Vitus Energy says 203 gallons of diesel fuel leaked into Kuskokwim River in Steamboat Slough spill
Vitus Energy, the company that owns a tugboat, the Frances Snow, now known to have leaked diesel fuel into the Kuskokwim River, told state authorities that the the boat spilled 203 gallons into the water.
A large sheen was first observed on Oct. 30 in Steamboat Slough, roughly 3 miles upriver from Bethel. That same day, a strong fuel smell was reported at the Bethel seawall and as far downriver as Napaskiak, approximately 7 miles away.
It wasn’t until the following day that Vitus was able to respond with a tugboat to dewater the vessel, deploy absorbent booms, and prepare the Frances Snow for haul-out at the Port of Bethel.
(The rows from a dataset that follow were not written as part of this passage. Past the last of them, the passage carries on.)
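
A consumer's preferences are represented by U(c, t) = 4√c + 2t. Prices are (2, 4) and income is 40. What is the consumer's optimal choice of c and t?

c* = 4, t* = 8

MU_c = 4/(2√c), MU_t = 2.
MRS = 4/(2√c) ÷ 2.
Tangency: set MRS = p_c/p_t = 2/4 = 0.5.
MRS depends only on c: 1/√c = 0.5 ⇒ √c = 1/0.5 = 2 ⇒ c* = 4.
From the budget, 4·t = 40 − 2·4 = 32, so t* = 8.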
On Nov. 2, the vessel was pulled out of the water and the company measured the fuel tanks.
Vitus estimates that 250 to 300 gallons of diesel fuel were on board at the time the Frances Snow became partially submerged in Steamboat Slough. According to Vitus, the vessel sank due to a 1.5-inch crack in the hull. It is not clear when the crack developed, but it has now been patched.
"The boat has been removed, the oil sheens are no longer visible on the water or the shore. The smell of fuel at the seawall is no longer evident," Bernie Nowicki, the Western Region on-scene coordinator for the Alaska Department of Environmental Conservation, said.
"I did inquire with Vitus Energy about downriver, and I was told through them that they did not notice any sheen downriver below Bethel as of [Nov. 1]," Nowicki said.
According to Nowicki, Vitus, as the responsible party, will be handling the cleanup effort itself. He doesn’t foresee state or federal agencies stepping in to manage the response now.
"At this point right now, I'm satisfied with their response actions in their cleanup operations for this event," Nowicki said.
A "small" spill
At a reported 203 gallons, the spill fails to even meet the threshold of 500 to 5,000 gallons the National Oceanic and Atmospheric Administration (NOAA) refers to as a “small” diesel spill. According to a NOAA factsheet, these types of fuel spills tend to naturally evaporate or disperse within a few days, leaving little if any fuel on the surface for responders to recover.
The factsheet also notes that a significant amount of fuel can be trapped in sediments when spills occur very close to the shore, as was the case with the Frances Snow in Steamboat Slough. Diesel fuel is one of the most acutely toxic types of oil, and high mortality of plants and animals can occur when large amounts of fuel soak into wetland areas, according to NOAA.
Vitus Safety and Environmental Manager Kevin O’Shea said that Vitus crews reported seeing no sheen on the water or the shoreline on multiple passes through Steamboat Slough on Nov. 2.
O’Shea said that the 203-gallon figure was based on the high end of Vitus’s initial estimate of 250 to 300 gallons of diesel fuel on board the Frances Snow at the time of the spill.
The state is relying on residents to report any signs of fuel contamination on the Kuskokwim River. Nowicki said that he can be contacted at 907-269-8149.
"I'm really relying on assistance from the community because I'm not out there. I don't have boots on the ground," Nowicki said.
It is still not clear whether Vitus Energy will face punitive actions for the Steamboat Slough spill. Nowicki said that such action would likely come from a third party, if at all.